B. Ternary Nightmare
time limit per test
1 second
memory limit per test
256 megabytes
input
standard input
output
standard output

Vitya woke up from his nightmare and turned on his laptop in yet another boring day as a mid-career software engineer. Then, in horror, he noticed that his computer has turned ternary — in addition to $$$0$$$ and $$$1$$$, he now notices $$$2$$$ in the data flow too. This is indeed worse than any nightmare he could have ever expected — essential programs he wrote were based on the seemingly unshakable assumption that binary "bits" would be received, not ternary "trits" (this is a real word: see the Wikipedia article).

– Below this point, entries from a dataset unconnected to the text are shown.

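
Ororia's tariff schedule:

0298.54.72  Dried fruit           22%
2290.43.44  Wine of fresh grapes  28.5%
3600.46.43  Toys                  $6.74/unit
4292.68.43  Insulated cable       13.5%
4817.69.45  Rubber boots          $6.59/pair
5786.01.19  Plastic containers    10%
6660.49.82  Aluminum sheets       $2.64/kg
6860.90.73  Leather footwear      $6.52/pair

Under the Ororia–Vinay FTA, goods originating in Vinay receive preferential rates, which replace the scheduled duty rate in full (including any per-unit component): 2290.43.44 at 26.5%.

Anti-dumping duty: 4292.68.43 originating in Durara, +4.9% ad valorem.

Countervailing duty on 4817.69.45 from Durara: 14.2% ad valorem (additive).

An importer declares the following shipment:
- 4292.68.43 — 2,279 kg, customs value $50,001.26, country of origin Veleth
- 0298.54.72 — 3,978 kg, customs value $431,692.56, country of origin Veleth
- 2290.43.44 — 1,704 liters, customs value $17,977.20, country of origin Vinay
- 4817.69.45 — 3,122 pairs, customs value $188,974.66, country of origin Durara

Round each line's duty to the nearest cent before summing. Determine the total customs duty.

Line 1 (4292.68.43, Veleth, 2,279 kg, $50,001.26):
Base rate for 4292.68.43 is 13.5%.
The additional-duty order on 4292.68.43 targets Durara, not Veleth; it does not apply.
Duty = $50,001.26 × 13.5% = $6,750.17.
Line 2 (0298.54.72, Veleth, 3,978 kg, $431,692.56):
Base rate for 0298.54.72 is 22%.
Duty = $431,692.56 × 22% = $94,972.36.
Line 3 (2290.43.44, Vinay, 1,704 liters, $17,977.20):
Base rate for 2290.43.44 is 28.5%.
Origin Vinay qualifies under the Ororia–Vinay agreement and 2290.43.44 is covered: preferential rate 26.5% applies instead.
Duty = $17,977.20 × 26.5% = $4,763.96.
Line 4 (4817.69.45, Durara, 3,122 pairs, $188,974.66):
Base rate for 4817.69.45 is $6.59/pair.
Additional duty on 4817.69.45 from Durara: +14.2% ad valorem. Applied ad valorem rate = 14.2%.
Duty = $188,974.66 × 14.2% + 3,122 × $6.59 = $47,408.38.
Total = $6,750.17 + $94,972.36 + $4,763.96 + $47,408.38 = $153,894.87.

$153,894.87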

Fortunately, Vitya built his programs with resilience in mind: within a data stream, it can withstand a certain number of unexpected values (in this case, '2'), $$$k$$$, before it starts behaving unpredictably. Since his laptop has just turned ternary, he needs your help finding the maximum length of the continuous sub-stream from his data stream of length $$$n$$$ that can be run through the programs without causing unexpected behavior.

Input

The first line consists of two integers, $$$n$$$ and $$$k\ (1\leq n \leq 10^5, 0\leq k \leq n)$$$ — the length of the data stream and the maximum allowed unexpected values.

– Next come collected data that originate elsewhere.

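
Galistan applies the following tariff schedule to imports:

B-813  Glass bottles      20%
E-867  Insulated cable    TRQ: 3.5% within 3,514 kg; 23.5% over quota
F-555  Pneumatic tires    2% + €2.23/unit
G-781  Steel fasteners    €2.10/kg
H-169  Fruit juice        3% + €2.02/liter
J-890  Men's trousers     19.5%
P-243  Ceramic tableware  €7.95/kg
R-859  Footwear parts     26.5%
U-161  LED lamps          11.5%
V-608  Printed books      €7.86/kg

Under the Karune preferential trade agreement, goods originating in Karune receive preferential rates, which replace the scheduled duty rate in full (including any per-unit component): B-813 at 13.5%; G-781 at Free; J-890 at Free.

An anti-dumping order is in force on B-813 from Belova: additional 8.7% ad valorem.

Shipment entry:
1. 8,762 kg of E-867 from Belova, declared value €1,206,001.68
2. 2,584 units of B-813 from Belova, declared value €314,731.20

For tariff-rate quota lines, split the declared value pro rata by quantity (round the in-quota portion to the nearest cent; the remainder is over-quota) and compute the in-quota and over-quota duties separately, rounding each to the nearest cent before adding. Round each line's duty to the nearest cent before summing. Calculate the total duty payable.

Line 1 (E-867, Belova, 8,762 kg, €1,206,001.68):
Code E-867 is under a tariff-rate quota (threshold 3,514 kg). In-quota: 3,514 kg at 3.5%; over-quota: 5,248 kg at 23.5%.
Pro-rata value split: in-quota = €1,206,001.68 × 3,514/8,762 = €483,666.96; over-quota = €1,206,001.68 − €483,666.96 = €722,334.72.
In-quota duty = €483,666.96 × 3.5% = €16,928.34. Over-quota duty = €722,334.72 × 23.5% = €169,748.66.
Line duty = €16,928.34 + €169,748.66 = €186,677.00.
Line 2 (B-813, Belova, 2,584 units, €314,731.20):
Base rate for B-813 is 20%.
B-813 has an FTA preferential rate, but origin Belova is not Karune; base rate stands.
Additional duty on B-813 from Belova: +8.7%. Applied ad valorem rate: 20% + 8.7% = 28.7%.
Duty = €314,731.20 × 28.7% = €90,327.85.
Total = €186,677.00 + €90,327.85 = €277,004.85.

€277,004.85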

The second line consists of a single string $$$s$$$, representing the ternary data stream, made up of exclusively $$$0$$$, $$$1$$$, and $$$2$$$.

Output

The length of the longest substring from the string representing the data stream containing at most $$$k$$$ instances of the value $$$2$$$, which is an unexpected value for Vitya's program.

Example
Input
16 3
1201012200120012
Output
13
Note

In the sample, the longest substring from the data flow can be highlighted as $$$12\textbf{0101220012001}2$$$.